Mês passado, o festival, em sua versão instrumental, chegou a Imperatriz, com atrações como Bixiga 70, Guitarrada das Manas, Camarones Orquestra Guitarrística e Manoel Cordeiro, entre outros; em 2017 o BR-135 teve pela primeira vez uma versão instrumental e este ano foi a primeira vez que o festival saiu de São Luís.

Um dos destaques entre as atrações da edição deste ano é a cantora Céu, cuja última apresentação em São Luís aconteceu justamente em 2014, no Teatro Arthur Azevedo, na programação do Festival BR-135.

Apká!. Capa. Reprodução
Apká!. Capa. Reprodução

A paulista lançou recentemente seu mais novo disco, Apká! [Urban Jungle/ Slap, 2019] base do repertório do show que apresenta na ilha, dia 30/11, às 23h, na Praça Maria Aragão. No mesmo dia, às 14h30, ela participa da programação do Conecta Música, em bate-papo mediado pela jornalista Andréa Oliveira, sobre “Mulher, criação musical e maternidade”, na Sala Japiaçu (Grand São Luís Hotel, Praça Pedro II, Centro). Toda a programação é gratuita.

Por e-mail, Céu conversou com exclusividade com Homem de vícios antigos.

Retrato: Fábio Audi/ Divulgação
Retrato: Fábio Audi/ Divulgação

Homem de vícios antigos – Qual a expectativa em voltar ao BR-135 em São Luís? Quais as suas lembranças do show anterior e da cidade?
Céu – Muita alegria em voltar pra São Luís, em reviver o festival, em poder dividir com essa terra linda meu som novo. É um lugar de muitas belezas, muita história, muita musicalidade, e que infelizmente eu vou menos do que gostaria.

Apká é uma expressão de surpresa usada por seu filho, mas bem poderia ser um termo indígena. Seu disco foi apontado como político, ao lado dos lançamentos de Chico César [O amor é um ato revolucionário, 2019] e Siba [Coruja muda, 2019]. Parece impossível não ser político no Brasil de 2019, não é? Como você tem acompanhado esse cenário, de avanço da extrema direita e sucessivos golpes, não apenas no Brasil?
E parece que é mesmo, descobri depois de já ter decidido que seria esse o título do meu álbum. Apká foi também apontada como uma palavra tupi, algo como “cadeira sagrada”, mas essa informação não me veio de forma muito segura, não tenho como certificar… Mas achei muito bonito. De qualquer maneira, foi um ano muito intenso, na verdade desde um tempo já as coisas estão caminhando para esse caos. Mas acredito que para acontecer uma revolução profunda, pilares muito estruturais precisam ser rompidos. E portanto o estrondo será enorme. Assistiremos e seremos parte mesmo de uma guerra anunciada, fruto de anos de descaso, corrupção, poder, descuido com tudo, com nós mesmos, com o meio ambiente, enfim. É grave. Mas mesmo assim sou uma otimista, acredito numa geração mais consciente.

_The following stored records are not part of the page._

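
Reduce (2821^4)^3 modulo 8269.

(2821)^4 ≡ 4966 (mod 8269)
(4966)^3 ≡ 3868 (mod 8269)

3868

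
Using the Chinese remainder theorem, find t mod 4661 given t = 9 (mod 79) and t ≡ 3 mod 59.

79⁻¹ mod 59: 79·3 ≡ 1 (mod 59), so 79⁻¹ ≡ 3.
t = 9 + 79·((3 − 9)·3 mod 59) = 9 + 79·41 = 3248.

3248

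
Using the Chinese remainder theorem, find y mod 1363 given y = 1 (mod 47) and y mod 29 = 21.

659

47⁻¹ mod 29: 47×21 ≡ 1 (mod 29), so 47⁻¹ ≡ 21.
y = 1 + 47×((21 − 1)×21 mod 29) = 1 + 47×14 = 659.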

O show no festival será baseado no repertório de Apká! ou um passeio por sucessos? O que o público ludovicense pode esperar?
Será um show bem quente, passeando bastante pelo disco novo mas sem deixar de lado canções dos outros também… Devo cantar um reggaezinho a mais… Afinal, né?

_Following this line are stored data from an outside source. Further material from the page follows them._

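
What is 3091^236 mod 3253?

1365

Compute successive squares:
3091^1 ≡ 3091 (mod 3253)
3091^2 ≡ 3091^2 = 9554281 ≡ 220 (mod 3253)
3091^4 ≡ 220^2 = 48400 ≡ 2858 (mod 3253)
3091^8 ≡ 2858^2 = 8168164 ≡ 3134 (mod 3253)
3091^16 ≡ 3134^2 = 9821956 ≡ 1149 (mod 3253)
3091^32 ≡ 1149^2 = 1320201 ≡ 2736 (mod 3253)
3091^64 ≡ 2736^2 = 7485696 ≡ 543 (mod 3253)
3091^128 ≡ 543^2 = 294849 ≡ 2079 (mod 3253)
3091^236 = 3091^128 * 3091^64 * 3091^32 * 3091^8 * 3091^4 ≡ 2079 * 543 * 2736 * 3134 * 2858 (mod 3253).
Accumulate the product:
2079 * 543 = 1128897 ≡ 106
106 * 2736 = 290016 ≡ 499
499 * 3134 = 1563866 ≡ 2426
2426 * 2858 = 6933508 ≡ 1365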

Seu disco novo mantém a parceria com Herve Salters [tecladista, compositor, cantor e produtor francês do General Elektriks] e Pupilo [ex-Nação Zumbi, baterista, marido de Céu]. Quais as principais aproximações e distanciamentos você apontaria entre Apká! e Tropix, sendo que aquele não é uma continuação deste?
Aproximação pela equipe mesmo, maravilhosos alquimistas, produtores sagazes e capazes de entender e gerenciar as minhas loucurinhas musicais. Isso não é fácil de achar, essa química… Mas penso que Apká! é um disco menos cerimonioso do que o Tropix, acho que aqui eles já se conheciam bem e sabiam pra quem estavam tocando a bola, sabe? No Tropix eles estavam ainda com mais cerimônia, tem algo mais hi-fi, mais definido, que amo também… Acho o Apká! mais selvagem. E traz referencias de soul e punk ao mesmo tempo.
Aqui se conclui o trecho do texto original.